I don't think that's a bad idea, and since they are GPL (as was the requirement for the contest) techincally anyone CAN fix them. As you say will they? Or a better question is how to go about it.
A list with reported broken themes is a good start. Of course then maybe the person who makes the fix wants a credit, and then the author says no way man I designed, and then all your chickens cry out in digust or something.
At the end of the day, they're GPL so it's anyones to fix - how do you go about managing this? Perhaps you use the theme repository or create some list which states which themes are broken, who fixed and what the fix was in the codex?
It's a pretty complciated thing, seeing as there are 139 themes, and let's say around 20% are broken pretty badly, 40% require minor fixes, and the reaminder and generally OK unless someone finds something really odd.
In addition, is it broken if the theme is not designed for a specified function?
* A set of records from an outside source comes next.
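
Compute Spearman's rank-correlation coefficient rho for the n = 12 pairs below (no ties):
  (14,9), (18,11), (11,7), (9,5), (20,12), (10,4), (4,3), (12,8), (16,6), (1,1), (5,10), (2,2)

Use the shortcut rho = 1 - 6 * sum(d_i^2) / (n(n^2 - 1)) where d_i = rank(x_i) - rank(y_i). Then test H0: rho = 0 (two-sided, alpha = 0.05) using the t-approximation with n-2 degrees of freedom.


Step 1: Rank x and y separately (midranks; no ties here).
rank(x): 14->9, 18->11, 11->7, 9->5, 20->12, 10->6, 4->3, 12->8, 16->10, 1->1, 5->4, 2->2
rank(y): 9->9, 11->11, 7->7, 5->5, 12->12, 4->4, 3->3, 8->8, 6->6, 1->1, 10->10, 2->2
Step 2: d_i = R_x(i) - R_y(i); compute d_i^2.
  (9-9)^2=0, (11-11)^2=0, (7-7)^2=0, (5-5)^2=0, (12-12)^2=0, (6-4)^2=4, (3-3)^2=0, (8-8)^2=0, (10-6)^2=16, (1-1)^2=0, (4-10)^2=36, (2-2)^2=0
sum(d^2) = 56.
Step 3: rho = 1 - 6*56 / (12*(12^2 - 1)) = 1 - 336/1716 = 0.804196.
Step 4: Under H0, t = rho * sqrt((n-2)/(1-rho^2)) = 4.2787 ~ t(10).
Step 5: Two-sided p-value from the t-distribution with 10 df = 0.001615.
Step 6: alpha = 0.05. reject H0.

rho = 0.8042, p = 0.001615, reject H0 at alpha = 0.05.


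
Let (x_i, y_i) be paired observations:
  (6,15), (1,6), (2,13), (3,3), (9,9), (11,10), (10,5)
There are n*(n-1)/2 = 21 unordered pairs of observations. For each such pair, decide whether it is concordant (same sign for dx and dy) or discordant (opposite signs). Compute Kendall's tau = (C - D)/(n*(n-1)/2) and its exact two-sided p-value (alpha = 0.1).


Step 1: Enumerate the 21 unordered pairs (i,j) with i<j and classify each by sign(x_j-x_i) * sign(y_j-y_i).
  (1,2):dx=-5,dy=-9->C; (1,3):dx=-4,dy=-2->C; (1,4):dx=-3,dy=-12->C; (1,5):dx=+3,dy=-6->D
  (1,6):dx=+5,dy=-5->D; (1,7):dx=+4,dy=-10->D; (2,3):dx=+1,dy=+7->C; (2,4):dx=+2,dy=-3->D
  (2,5):dx=+8,dy=+3->C; (2,6):dx=+10,dy=+4->C; (2,7):dx=+9,dy=-1->D; (3,4):dx=+1,dy=-10->D
  (3,5):dx=+7,dy=-4->D; (3,6):dx=+9,dy=-3->D; (3,7):dx=+8,dy=-8->D; (4,5):dx=+6,dy=+6->C
  (4,6):dx=+8,dy=+7->C; (4,7):dx=+7,dy=+2->C; (5,6):dx=+2,dy=+1->C; (5,7):dx=+1,dy=-4->D
  (6,7):dx=-1,dy=-5->C
Step 2: C = 11, D = 10, total pairs = 21.
Step 3: tau = (C - D)/(n(n-1)/2) = (11 - 10)/21 = 0.047619.
Step 4: Exact two-sided p-value (enumerate n! = 5040 permutations of y under H0): p = 1.000000.
Step 5: alpha = 0.1. fail to reject H0.

tau_b = 0.0476 (C=11, D=10), p = 1.000000, fail to reject H0.


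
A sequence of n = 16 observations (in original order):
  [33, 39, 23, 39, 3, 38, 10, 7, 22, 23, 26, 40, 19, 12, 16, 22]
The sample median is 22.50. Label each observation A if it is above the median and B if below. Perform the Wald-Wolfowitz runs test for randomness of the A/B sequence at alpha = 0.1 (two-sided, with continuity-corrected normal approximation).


Step 1: Compute median = 22.50; label A = above, B = below.
Labels in order: AAAABABBBAAABBBB  (n_A = 8, n_B = 8)
Step 2: Count runs R = 6.
Step 3: Under H0 (random ordering), E[R] = 2*n_A*n_B/(n_A+n_B) + 1 = 2*8*8/16 + 1 = 9.0000.
        Var[R] = 2*n_A*n_B*(2*n_A*n_B - n_A - n_B) / ((n_A+n_B)^2 * (n_A+n_B-1)) = 14336/3840 = 3.7333.
        SD[R] = 1.9322.
Step 4: Continuity-corrected z = (R + 0.5 - E[R]) / SD[R] = (6 + 0.5 - 9.0000) / 1.9322 = -1.2939.
Step 5: Two-sided p-value via normal approximation = 2*(1 - Phi(|z|)) = 0.195709.
Step 6: alpha = 0.1. fail to reject H0.

R = 6, z = -1.2939, p = 0.195709, fail to reject H0.


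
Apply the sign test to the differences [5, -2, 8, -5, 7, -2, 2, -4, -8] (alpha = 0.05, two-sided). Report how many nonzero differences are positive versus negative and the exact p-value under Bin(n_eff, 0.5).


Step 1: Discard zero differences. Original n = 9; n_eff = number of nonzero differences = 9.
Nonzero differences (with sign): +5, -2, +8, -5, +7, -2, +2, -4, -8
Step 2: Count signs: positive = 4, negative = 5.
Step 3: Under H0: P(positive) = 0.5, so the number of positives S ~ Bin(9, 0.5).
Step 4: Two-sided exact p-value = sum of Bin(9,0.5) probabilities at or below the observed probability = 1.000000.
Step 5: alpha = 0.05. fail to reject H0.

n_eff = 9, pos = 4, neg = 5, p = 1.000000, fail to reject H0.


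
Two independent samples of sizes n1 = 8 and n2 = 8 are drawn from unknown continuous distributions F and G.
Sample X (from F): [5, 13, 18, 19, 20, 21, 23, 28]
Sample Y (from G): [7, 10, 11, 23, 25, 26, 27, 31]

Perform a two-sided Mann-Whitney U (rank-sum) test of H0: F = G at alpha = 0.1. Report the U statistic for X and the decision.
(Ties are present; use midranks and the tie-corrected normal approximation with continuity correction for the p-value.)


Step 1: Combine and sort all 16 observations; assign midranks.
sorted (value, group): (5,X), (7,Y), (10,Y), (11,Y), (13,X), (18,X), (19,X), (20,X), (21,X), (23,X), (23,Y), (25,Y), (26,Y), (27,Y), (28,X), (31,Y)
ranks: 5->1, 7->2, 10->3, 11->4, 13->5, 18->6, 19->7, 20->8, 21->9, 23->10.5, 23->10.5, 25->12, 26->13, 27->14, 28->15, 31->16
Step 2: Rank sum for X: R1 = 1 + 5 + 6 + 7 + 8 + 9 + 10.5 + 15 = 61.5.
Step 3: U_X = R1 - n1(n1+1)/2 = 61.5 - 8*9/2 = 61.5 - 36 = 25.5.
       U_Y = n1*n2 - U_X = 64 - 25.5 = 38.5.
Step 4: Ties are present, so use the tie-corrected normal approximation (with continuity correction) for the p-value.
Step 5: p-value = 0.528309; compare to alpha = 0.1. fail to reject H0.

U_X = 25.5, p = 0.528309, fail to reject H0 at alpha = 0.1.


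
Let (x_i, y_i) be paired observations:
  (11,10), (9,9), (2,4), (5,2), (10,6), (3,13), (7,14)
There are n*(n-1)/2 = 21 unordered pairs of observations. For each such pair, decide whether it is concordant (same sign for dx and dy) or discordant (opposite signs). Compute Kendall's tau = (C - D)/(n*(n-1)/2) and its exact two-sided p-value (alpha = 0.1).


Step 1: Enumerate the 21 unordered pairs (i,j) with i<j and classify each by sign(x_j-x_i) * sign(y_j-y_i).
  (1,2):dx=-2,dy=-1->C; (1,3):dx=-9,dy=-6->C; (1,4):dx=-6,dy=-8->C; (1,5):dx=-1,dy=-4->C
  (1,6):dx=-8,dy=+3->D; (1,7):dx=-4,dy=+4->D; (2,3):dx=-7,dy=-5->C; (2,4):dx=-4,dy=-7->C
  (2,5):dx=+1,dy=-3->D; (2,6):dx=-6,dy=+4->D; (2,7):dx=-2,dy=+5->D; (3,4):dx=+3,dy=-2->D
  (3,5):dx=+8,dy=+2->C; (3,6):dx=+1,dy=+9->C; (3,7):dx=+5,dy=+10->C; (4,5):dx=+5,dy=+4->C
  (4,6):dx=-2,dy=+11->D; (4,7):dx=+2,dy=+12->C; (5,6):dx=-7,dy=+7->D; (5,7):dx=-3,dy=+8->D
  (6,7):dx=+4,dy=+1->C
Step 2: C = 12, D = 9, total pairs = 21.
Step 3: tau = (C - D)/(n(n-1)/2) = (12 - 9)/21 = 0.142857.
Step 4: Exact two-sided p-value (enumerate n! = 5040 permutations of y under H0): p = 0.772619.
Step 5: alpha = 0.1. fail to reject H0.

tau_b = 0.1429 (C=12, D=9), p = 0.772619, fail to reject H0.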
IF it's not designed for the use of, I dunno, quicktags within comment or gravatars or something of that ilk because of its structure.
I don't think you can offend anyone really Podz, I mean at the end of the day, a working theme is to the credit of the designer, not to their detriment. Otherwise users would simply avoid the theme, and possibly the author altogether, so it's for their benefit as well as improving distribution for a theme that might be broke, but otherwise sound and just waiting to be fixed.
@ Root 8/10 the response is usually a solution, the 2/10 is contact the author and they tend to be fairly simple problems. As it is most theme support ends up at WP rather than the auhors, because it's the support site and that's what rings peoples heads.